Although the following are not necessarily correct answers, they are answers expected to pass the test.

- Which one of these is a responsibility for every Australian citizen? (Join with Australians to defend Australia and its way of life, should the need arise)
- Which one of these values is important in modern Australia? (Everyone has equality of opportunity)
- What is Australia's national floral emblem? (The golden wattle)
- What is a Bill? (A proposed law that has not yet passed through Parliament - either at Commonwealth or State Parliament level)
- In what year did Federation take place? (1901)
- Which day of the year is Australia Day? (26 January)
- What is the first line of Australia's national anthem? ("Australians all let us rejoice")
- What is the population of Australia? (approx 28 million)
- In what city is the Parliament House of the Commonwealth Parliament located? (Canberra)
- Who is the King's representative in Australia? (the Governor-General of Australia)
- How are Members of Parliament chosen? (by election)
- Who do Members of Parliament represent? (the people of their electorate)
- After a federal election, who forms the new government? (the political party or coalition of parties which wins a majority of seats in the House of Representatives)
- What are the colours on the Australian flag? (red, white and blue)
- Who is the head of the Australian Government? (the prime minister)
- What are the three levels of government in Australia? (Commonwealth, State or Territory and local)
- In what year did the European settlement of Australia start? (1788)
- Serving on a jury if required is a responsibility of Australian citizenship: true or false? (true)
- In Australia, everyone is free to practise the religion of their choice, or practise no religion: true or false? (true)
- To be elected to the Commonwealth Parliament you must be an Australian citizen: true or false? (true)
- As an Australian citizen, I have the right to register my baby born overseas as an Australian citizen: true or false? (true)
- Australian citizens aged 18 years or over are required to enroll on the electoral register: true or false? (true)

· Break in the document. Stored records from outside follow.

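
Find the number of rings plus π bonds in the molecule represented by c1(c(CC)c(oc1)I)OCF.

Molecular formula from the SMILES: C7H8FIO2.
DoU = (2C + 2 + N − H − X)/2 = (2·7 + 2 + 0 − 8 − 2)/2 = 6/2 = 3.
(Structurally: 1 ring(s) + 2 π bond(s) = 3.)

3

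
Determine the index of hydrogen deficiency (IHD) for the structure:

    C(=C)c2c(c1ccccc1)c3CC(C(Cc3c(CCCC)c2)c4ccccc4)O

Molecular formula from the SMILES: C28H30O.
DoU = (2C + 2 + N − H − X)/2 = (2·28 + 2 + 0 − 30 − 0)/2 = 28/2 = 14.
(Structurally: 4 ring(s) + 10 π bond(s) = 14.)

14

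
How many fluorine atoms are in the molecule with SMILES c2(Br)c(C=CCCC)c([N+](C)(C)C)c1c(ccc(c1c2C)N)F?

The symbol for fluorine appears 1 time in the SMILES.

1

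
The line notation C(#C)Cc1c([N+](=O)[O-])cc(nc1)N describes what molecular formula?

C8H7N3O2

Heavy atoms from the SMILES: 8 C, 3 N, 2 O.
Implicit hydrogens by atom environment:
  3 × C (aromatic): no H
  2 × C (aromatic): 1 H each → 2
  1 × C: 2 H
  1 × C: 1 H
  1 × C: no H
  1 × N: 2 H
  1 × N (aromatic): no H
  1 × N (charge +1): no H
  1 × O: no H
  1 × O (charge -1): no H
  Total hydrogens = 7.
Molecular formula: C8H7N3O2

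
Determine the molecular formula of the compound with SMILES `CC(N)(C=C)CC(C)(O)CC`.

Heavy atoms from the SMILES: 9 C, 1 N, 1 O.
Implicit hydrogens by atom environment:
  3 × C: 3 H each → 9
  3 × C: 2 H each → 6
  2 × C: no H
  1 × C: 1 H
  1 × N: 2 H
  1 × O: 1 H
  Total hydrogens = 19.
Molecular formula: C9H19NO

C9H19NO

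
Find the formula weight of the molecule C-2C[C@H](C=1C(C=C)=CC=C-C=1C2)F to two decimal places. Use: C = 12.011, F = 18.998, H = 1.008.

176.23

Molecular formula: C12H13F.
M = 12×12.011 + 1×18.998 + 13×1.008 = 176.23 g/mol.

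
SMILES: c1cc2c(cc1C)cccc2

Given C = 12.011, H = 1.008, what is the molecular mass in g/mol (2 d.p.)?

142.20

Molecular formula: C11H10.
M = 11×12.011 + 10×1.008 = 142.20 g/mol.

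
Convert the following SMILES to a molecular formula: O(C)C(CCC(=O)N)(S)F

Heavy atoms from the SMILES: 5 C, 1 F, 1 N, 2 O, 1 S.
Implicit hydrogens by atom environment:
  2 × C: 2 H each → 4
  2 × C: no H
  2 × O: no H
  1 × C: 3 H
  1 × F: no H
  1 × N: 2 H
  1 × S: 1 H
  Total hydrogens = 10.
Molecular formula: C5H10FNO2S

C5H10FNO2S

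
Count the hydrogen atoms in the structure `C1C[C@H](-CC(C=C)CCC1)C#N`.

Hydrogens are implicit in SMILES; fill each atom to its normal valence:
  7 × C: 2 H each → 14
  3 × C: 1 H each → 3
  1 × C: no H
  1 × N: no H
  Total hydrogens = 17.

17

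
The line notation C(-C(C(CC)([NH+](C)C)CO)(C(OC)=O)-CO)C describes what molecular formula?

Heavy atoms from the SMILES: 12 C, 1 N, 4 O.
Implicit hydrogens by atom environment:
  5 × C: 3 H each → 15
  4 × C: 2 H each → 8
  3 × C: no H
  2 × O: 1 H each → 2
  2 × O: no H
  1 × N (charge +1): 1 H
  Total hydrogens = 26.
Net charge +1.
Molecular formula: C12H26NO4+

C12H26NO4+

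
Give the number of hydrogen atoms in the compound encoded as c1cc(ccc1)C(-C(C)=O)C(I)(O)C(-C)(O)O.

Hydrogens are implicit in SMILES; fill each atom to its normal valence:
  5 × C (aromatic): 1 H each → 5
  3 × C: no H
  3 × O: 1 H each → 3
  2 × C: 3 H each → 6
  1 × C: 1 H
  1 × C (aromatic): no H
  1 × I: no H
  1 × O: no H
  Total hydrogens = 15.

15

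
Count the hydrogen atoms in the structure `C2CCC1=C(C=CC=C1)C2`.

12

Hydrogens are implicit in SMILES; fill each atom to its normal valence:
  4 × C: 2 H each → 8
  4 × C (aromatic): 1 H each → 4
  2 × C (aromatic): no H
  Total hydrogens = 12.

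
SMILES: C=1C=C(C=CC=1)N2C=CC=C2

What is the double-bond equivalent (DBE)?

Molecular formula from the SMILES: C10H9N.
DoU = (2C + 2 + N − H − X)/2 = (2·10 + 2 + 1 − 9 − 0)/2 = 14/2 = 7.
(Structurally: 2 ring(s) + 5 π bond(s) = 7.)

7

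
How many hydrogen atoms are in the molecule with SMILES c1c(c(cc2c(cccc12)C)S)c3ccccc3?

14

Hydrogens are implicit in SMILES; fill each atom to its normal valence:
  10 × C (aromatic): 1 H each → 10
  6 × C (aromatic): no H
  1 × C: 3 H
  1 × S: 1 H
  Total hydrogens = 14.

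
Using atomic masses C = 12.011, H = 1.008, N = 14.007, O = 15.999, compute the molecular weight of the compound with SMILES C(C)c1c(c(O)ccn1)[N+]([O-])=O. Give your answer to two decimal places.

168.15

Molecular formula: C7H8N2O3.
M = 7×12.011 + 8×1.008 + 2×14.007 + 3×15.999 = 168.15 g/mol.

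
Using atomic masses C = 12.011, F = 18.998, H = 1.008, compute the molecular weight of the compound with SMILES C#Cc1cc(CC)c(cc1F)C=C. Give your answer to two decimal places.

174.22

Molecular formula: C12H11F.
M = 12×12.011 + 1×18.998 + 11×1.008 = 174.22 g/mol.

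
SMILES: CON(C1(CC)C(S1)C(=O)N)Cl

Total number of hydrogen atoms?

11

Hydrogens are implicit in SMILES; fill each atom to its normal valence:
  2 × C: 3 H each → 6
  2 × C: no H
  2 × O: no H
  1 × C: 2 H
  1 × C: 1 H
  1 × Cl: no H
  1 × N: 2 H
  1 × N: no H
  1 × S: no H
  Total hydrogens = 11.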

- What do we remember on Anzac Day? (The landing of the Australian and New Zealand Army Corps at Gallipoli, Turkey)
- What are the colours of the Australian Aboriginal Flag? (Black, red and yellow)
- Which official symbol of Australia identifies Commonwealth property? (Commonwealth Coat of Arms)
- Which of these statements about Australia's system of government is correct? (The government is elected by the people)
- Which of these is an example of freedom of speech? (People can peacefully protest against government decisions)
- Which of these statements about government in Australia is correct? (Government in Australia is secular)
- Which of these is an example of equality in Australia? (Men and women have the same rights)
- Which of these is a responsibility of Australian citizens aged 18 years or over? (To vote in elections)
- Which of these is a responsibility of Australian citizens aged 18 years or over? (To serve on a jury if called to do so)
- Which of these statements about passports is correct? (Australian citizens can apply for an Australian passport)
- Which of these is a role of the Governor-General? (The signing of Bills passed by the Australian Parliament by way of Royal Assent)
- Which of these statements about state governments is correct? (Each state has its own constitution)
- What is the name given to the party or coalition of parties with the second largest number of members in the House of Representatives? (The Opposition)
- What is the name of a proposal to make a law in parliament? (Bill)
- Who maintains peace and order in Australia? (Police)
- How many members of the House of Representatives are there? (150)
- The power of the Australian government comes from? (The Governor General)
- What does the term "mateship" mean in Australian culture? ("Mateship" refers to a strong bond of friendship, support, and solidarity among Australians.)